Welcome to the Christmas village, where the ELFs (see elf(5)) live and work together to prepare everything for Christmas. While they are Santa's little helpers, they have a rich culture on their own. They are open to new technologies, but also have a rather strong technocratic culture that might sometimes irritate you. Their favorite operating system is of course Linux and they are also into low-level systems hacking to squeeze out the last bit of performance from their machines. While cooling is no problem at the north pole, getting enough energy from renewables is hard up there. Also, they often find themselves in a NIH (Not Invented Here) situation, where they solve problems that others have already solved. We are guests in the village for the next 24 days, so this is a good opportunity to get some in depth knowledge about Linux and its specifics. Come and join me in our stay at the Christmas village where the ELFs like invoking system calls as much as glueing together gifts for the children of the world.

Introduction

System calls are commands, like read! or write! for our operating system.
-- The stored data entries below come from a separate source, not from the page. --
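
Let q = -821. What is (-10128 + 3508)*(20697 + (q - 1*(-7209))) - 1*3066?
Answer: -179305766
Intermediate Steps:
(-10128 + 3508)*(20697 + (q - 1*(-7209))) - 1*3066 = (-10128 + 3508)*(20697 + (-821 - 1*(-7209))) - 1*3066 = -6620*(20697 + (-821 + 7209)) - 3066 = -6620*(20697 + 6388) - 3066 = -6620*27085 - 3066 = -179302700 - 3066 = -179305766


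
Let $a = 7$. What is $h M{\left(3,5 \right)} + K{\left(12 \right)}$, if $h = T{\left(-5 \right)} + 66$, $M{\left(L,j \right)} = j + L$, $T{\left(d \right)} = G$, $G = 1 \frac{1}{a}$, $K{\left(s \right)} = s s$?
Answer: $\frac{4712}{7} \approx 673.14$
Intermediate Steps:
$K{\left(s \right)} = s^{2}$
$G = \frac{1}{7}$ ($G = 1 \cdot \frac{1}{7} = \frac{1}{7} \approx 0.14286$)
$T{\left(d \right)} = \frac{1}{7}$
$M{\left(L,j \right)} = L + j$
$h = \frac{463}{7}$ ($h = \frac{1}{7} + 66 = \frac{463}{7} \approx 66.143$)
$h M{\left(3,5 \right)} + K{\left(12 \right)} = \frac{463 \left(3 + 5\right)}{7} + 12^{2} = \frac{463}{7} \cdot 8 + 144 = \frac{3704}{7} + 144 = \frac{4712}{7}$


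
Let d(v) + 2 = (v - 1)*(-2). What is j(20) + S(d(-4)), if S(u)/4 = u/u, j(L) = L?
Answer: 24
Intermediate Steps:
d(v) = -2*v (d(v) = -2 + (v - 1)*(-2) = -2 + (-1 + v)*(-2) = -2 + (2 - 2*v) = -2*v)
S(u) = 4 (S(u) = 4*(u/u) = 4*1 = 4)
j(20) + S(d(-4)) = 20 + 4 = 24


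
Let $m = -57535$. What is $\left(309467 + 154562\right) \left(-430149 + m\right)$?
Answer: $-226299518836$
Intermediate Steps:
$\left(309467 + 154562\right) \left(-430149 + m\right) = \left(309467 + 154562\right) \left(-430149 - 57535\right) = 464029 \left(-487684\right) = -226299518836$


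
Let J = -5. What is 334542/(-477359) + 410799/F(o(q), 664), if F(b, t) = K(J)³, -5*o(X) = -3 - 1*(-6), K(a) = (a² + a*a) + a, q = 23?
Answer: 55204486697/14499779625 ≈ 3.8073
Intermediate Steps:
K(a) = a + 2*a² (K(a) = (a² + a²) + a = 2*a² + a = a + 2*a²)
o(X) = -⅗ (o(X) = -(-3 - 1*(-6))/5 = -(-3 + 6)/5 = -⅕*3 = -⅗)
F(b, t) = 91125 (F(b, t) = (-5*(1 + 2*(-5)))³ = (-5*(1 - 10))³ = (-5*(-9))³ = 45³ = 91125)
334542/(-477359) + 410799/F(o(q), 664) = 334542/(-477359) + 410799/91125 = 334542*(-1/477359) + 410799*(1/91125) = -334542/477359 + 136933/30375 = 55204486697/14499779625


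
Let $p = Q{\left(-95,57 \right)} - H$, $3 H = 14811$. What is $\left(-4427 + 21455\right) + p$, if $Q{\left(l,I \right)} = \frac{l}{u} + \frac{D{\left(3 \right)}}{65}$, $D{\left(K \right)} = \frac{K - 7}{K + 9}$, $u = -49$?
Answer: $\frac{115547981}{9555} \approx 12093.0$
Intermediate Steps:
$H = 4937$ ($H = \frac{1}{3} \cdot 14811 = 4937$)
$D{\left(K \right)} = \frac{-7 + K}{9 + K}$
$Q{\left(l,I \right)} = - \frac{1}{195} - \frac{l}{49}$ ($Q{\left(l,I \right)} = \frac{l}{-49} + \frac{\frac{1}{9 + 3} \left(-7 + 3\right)}{65} = l \left(- \frac{1}{49}\right) + \frac{1}{12} \left(-4\right) \frac{1}{65} = - \frac{l}{49} + \frac{1}{12} \left(-4\right) \frac{1}{65} = - \frac{l}{49} - \frac{1}{195} = - \frac{1}{195} - \frac{l}{49}$)
$p = - \frac{47154559}{9555}$ ($p = \left(- \frac{1}{195} - - \frac{95}{49}\right) - 4937 = \left(- \frac{1}{195} + \frac{95}{49}\right) - 4937 = \frac{18476}{9555} - 4937 = - \frac{47154559}{9555} \approx -4935.1$)
$\left(-4427 + 21455\right) + p = \left(-4427 + 21455\right) - \frac{47154559}{9555} = 17028 - \frac{47154559}{9555} = \frac{115547981}{9555}$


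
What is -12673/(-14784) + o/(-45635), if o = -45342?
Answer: 1248668483/674667840 ≈ 1.8508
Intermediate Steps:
-12673/(-14784) + o/(-45635) = -12673/(-14784) - 45342/(-45635) = -12673*(-1/14784) - 45342*(-1/45635) = 12673/14784 + 45342/45635 = 1248668483/674667840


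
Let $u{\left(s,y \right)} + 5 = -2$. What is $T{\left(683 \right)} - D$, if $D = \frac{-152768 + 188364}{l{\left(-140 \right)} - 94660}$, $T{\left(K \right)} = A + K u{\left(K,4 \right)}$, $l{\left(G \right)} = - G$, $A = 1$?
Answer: $- \frac{112942501}{23630} \approx -4779.6$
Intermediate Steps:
$u{\left(s,y \right)} = -7$ ($u{\left(s,y \right)} = -5 - 2 = -7$)
$T{\left(K \right)} = 1 - 7 K$ ($T{\left(K \right)} = 1 + K \left(-7\right) = 1 - 7 K$)
$D = - \frac{8899}{23630}$ ($D = \frac{-152768 + 188364}{\left(-1\right) \left(-140\right) - 94660} = \frac{35596}{140 - 94660} = \frac{35596}{-94520} = 35596 \left(- \frac{1}{94520}\right) = - \frac{8899}{23630} \approx -0.3766$)
$T{\left(683 \right)} - D = \left(1 - 4781\right) - - \frac{8899}{23630} = \left(1 - 4781\right) + \frac{8899}{23630} = -4780 + \frac{8899}{23630} = - \frac{112942501}{23630}$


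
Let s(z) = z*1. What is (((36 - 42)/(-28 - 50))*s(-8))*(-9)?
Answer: 72/13 ≈ 5.5385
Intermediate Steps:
s(z) = z
(((36 - 42)/(-28 - 50))*s(-8))*(-9) = (((36 - 42)/(-28 - 50))*(-8))*(-9) = (-6/(-78)*(-8))*(-9) = (-6*(-1/78)*(-8))*(-9) = ((1/13)*(-8))*(-9) = -8/13*(-9) = 72/13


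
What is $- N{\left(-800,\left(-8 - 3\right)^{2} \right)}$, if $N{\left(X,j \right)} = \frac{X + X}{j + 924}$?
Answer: $\frac{320}{209} \approx 1.5311$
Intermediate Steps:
$N{\left(X,j \right)} = \frac{2 X}{924 + j}$
$- N{\left(-800,\left(-8 - 3\right)^{2} \right)} = - \frac{2 \left(-800\right)}{924 + \left(-8 - 3\right)^{2}} = - \frac{2 \left(-800\right)}{924 + \left(-11\right)^{2}} = - \frac{2 \left(-800\right)}{924 + 121} = - \frac{2 \left(-800\right)}{1045} = \left(-1\right) \left(- \frac{320}{209}\right) = \frac{320}{209}$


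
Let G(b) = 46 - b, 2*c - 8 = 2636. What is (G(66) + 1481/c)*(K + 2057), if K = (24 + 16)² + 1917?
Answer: -69560733/661 ≈ -1.0524e+5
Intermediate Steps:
c = 1322 (c = 4 + (½)*2636 = 4 + 1318 = 1322)
K = 3517 (K = 40² + 1917 = 1600 + 1917 = 3517)
(G(66) + 1481/c)*(K + 2057) = ((46 - 1*66) + 1481/1322)*(3517 + 2057) = ((46 - 66) + 1481*(1/1322))*5574 = (-20 + 1481/1322)*5574 = -24959/1322*5574 = -69560733/661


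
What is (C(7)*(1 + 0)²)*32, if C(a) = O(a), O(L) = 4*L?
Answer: 896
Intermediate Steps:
C(a) = 4*a
(C(7)*(1 + 0)²)*32 = ((4*7)*(1 + 0)²)*32 = (28*1²)*32 = (28*1)*32 = 28*32 = 896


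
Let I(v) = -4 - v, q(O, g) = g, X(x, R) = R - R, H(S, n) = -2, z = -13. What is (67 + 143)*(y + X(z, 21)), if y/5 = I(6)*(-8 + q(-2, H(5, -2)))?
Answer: 105000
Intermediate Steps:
X(x, R) = 0
y = 500 (y = 5*((-4 - 1*6)*(-8 - 2)) = 5*((-4 - 6)*(-10)) = 5*(-10*(-10)) = 5*100 = 500)
(67 + 143)*(y + X(z, 21)) = (67 + 143)*(500 + 0) = 210*500 = 105000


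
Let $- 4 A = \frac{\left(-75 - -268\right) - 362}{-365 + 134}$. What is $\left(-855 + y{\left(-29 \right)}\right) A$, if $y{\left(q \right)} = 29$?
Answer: $\frac{9971}{66} \approx 151.08$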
They are verbs and they are an imperative. But it is not enough to order an action, we also have to specify on what object the action should be performed. And while integers or strings make good arguments, we often have to address some stateful object within the operating system. I am talking of file descriptors (FDs).

First of all, I have to tell you something. But it has to be in secret... so come closer... closer. OK! Now it's good. File descriptors are not (only) about files anymore. They are a much more general concept that we use to address kernel objects from user space. On the surface, for our program, they are just integers. For example, have you already heard that 1 is usually the standard output of a program? But what happens, if we use 1 with, for example, write(2)?

write(1, "foo", 3)

When the OS receives those three arguments, it will consult the file-descriptor table (struct fdtable) of the current process and use the given integer as an index to retrieve a struct file. However, you might already have guessed it, these objects are not necessarily only open files, but they can represent all sorts of in-kernel objects that come with a struct file interface. For example, like our standard output, they can be a terminal or, as we will see later, point to another process.

You have to imagine file descriptors as a handle in user space that we can grab, store and pass around in our program, while there is an in-kernel object connected to it. Or, to say it differently, the file descriptor is just the tip of the iceberg.

Task

We take a soft start in our Advent(2), and today's task is to write a simple version of the program cat(1). cat takes N file names as command-line arguments, concatenates their contents, and writes the result to its standard output.

For this task, it is not necessary to use malloc(3), but you can get away with a globally allocated char buffer[4096] array.

System Calls

  • open(2): The open system call takes a filename and some flags and opens the file. Thereby, it creates a new struct file in the kernel, finds a free slot in the struct fdtable and gives you the positive index. If the operation fails, you will get a negative integer.
  • read(2): Reads data, up to count bytes, from the file into the given buffer. Thereby, the kernel remembers the "current position" of the open file in the struct file (f_pos). If you want to read at an arbitrary position, you should use pread(2) or reposition the file pointer with lseek(2).

  • close(2): Removes the fdtable entry and deallocates the struct file if we were the last owner. Quiz: Can multiple entries of fdtable point to the same struct file? (hint: yes).